Although Bell's playing was impeccable, not all the music was riveting. It is a hard and fast rule: On PBS, the best programming airs during fund drive week.  So, too, with classical concerts: the best music is played during the encore and not a minute before.  The music of Schubert and Brahms could put a four-year-old high on Fruit Loops and Mountain Dew to sleep in five minutes.

Yet, rambling pieces by the two Germans dragged on for nearly an hour.  No amount of beautiful Stradivarius tone can make 19th-century German music bearable for that long.  But then, Bell played a sorrowful piece by the great Norwegian Edward Grieg and a sweet little ditty by the famous Finnish composer Sibelius.
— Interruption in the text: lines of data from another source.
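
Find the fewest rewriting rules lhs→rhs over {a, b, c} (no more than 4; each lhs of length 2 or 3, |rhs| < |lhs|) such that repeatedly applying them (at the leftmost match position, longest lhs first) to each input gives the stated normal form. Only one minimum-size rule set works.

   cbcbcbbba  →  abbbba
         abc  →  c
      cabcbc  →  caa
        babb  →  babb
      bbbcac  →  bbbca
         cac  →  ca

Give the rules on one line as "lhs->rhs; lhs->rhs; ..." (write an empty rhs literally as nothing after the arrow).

abc->cb; ac->a; cb->c; cbc->aa

  | cbcbcbbba => aabcbbba => acbbbba => abbbba
  | abc => cb => c
  | cabcbc => ccbbc => ccbc => caa
  | babb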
Finally, he ended with a haunting charmer by the best of all of the 19th-century romantic composers, Frederic Chopin of Poland. Did the Stradivarius violin produce $3.8 million worth of sound?  Well, it was pretty good. Without electronic assistance, the violin's clear sound reached every corner of the large auditorium.  That is the test of a high-quality instrument. With the proper combination of wood, oils and age, some instruments just seem to project a pure and clear sound greater distances than others.
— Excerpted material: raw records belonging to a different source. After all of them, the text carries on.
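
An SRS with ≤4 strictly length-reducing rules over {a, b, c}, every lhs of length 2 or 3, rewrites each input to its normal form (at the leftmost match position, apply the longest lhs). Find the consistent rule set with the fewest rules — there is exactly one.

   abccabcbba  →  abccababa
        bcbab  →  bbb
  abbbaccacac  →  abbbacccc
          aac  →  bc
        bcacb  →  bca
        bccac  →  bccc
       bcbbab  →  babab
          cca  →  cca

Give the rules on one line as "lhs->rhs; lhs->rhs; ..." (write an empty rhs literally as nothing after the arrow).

  | abccabcbba => abccababa
  | bcbab => baab => bbb
  | abbbaccacac => abbbacccac => abbbacccc
  | aac => bc

aa->b; cac->cc; cb->a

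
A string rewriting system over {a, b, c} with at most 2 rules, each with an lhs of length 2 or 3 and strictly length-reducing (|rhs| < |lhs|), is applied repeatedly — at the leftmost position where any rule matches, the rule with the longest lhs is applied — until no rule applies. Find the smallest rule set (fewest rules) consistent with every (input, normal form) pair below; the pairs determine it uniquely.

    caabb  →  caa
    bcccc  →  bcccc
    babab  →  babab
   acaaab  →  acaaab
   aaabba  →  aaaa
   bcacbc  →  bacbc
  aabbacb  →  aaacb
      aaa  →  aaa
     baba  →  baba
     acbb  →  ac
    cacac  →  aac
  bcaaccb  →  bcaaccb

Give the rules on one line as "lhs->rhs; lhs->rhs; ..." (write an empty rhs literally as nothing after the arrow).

bb->; cac->ac

  | caabb => caa
  | bcccc
  | babab
  | acaaab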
Same for the piano which accompanied Bell: Steinways are known to make themselves heard far and wide, even when their keys are barely tapped.  Football fans, when pressed (and sober), will admit that those who actually care about the game get a better look on TV than they do from the upper deck on the 10-yard line.  The same goes for music. With modern studios and good stereos, attending a classical concert really has nothing to recommend it over listening to a CD.  No crinkling Mars bars wrappers or gasps for oxygen on a studio recording! But every now and then, it is good to see a world class musician at work in person and know that their music isn't simply the creation of electronic mixers.  And you have to admit there's something novel about hearing a 298-year-old used fiddle picked up from the bargain bin.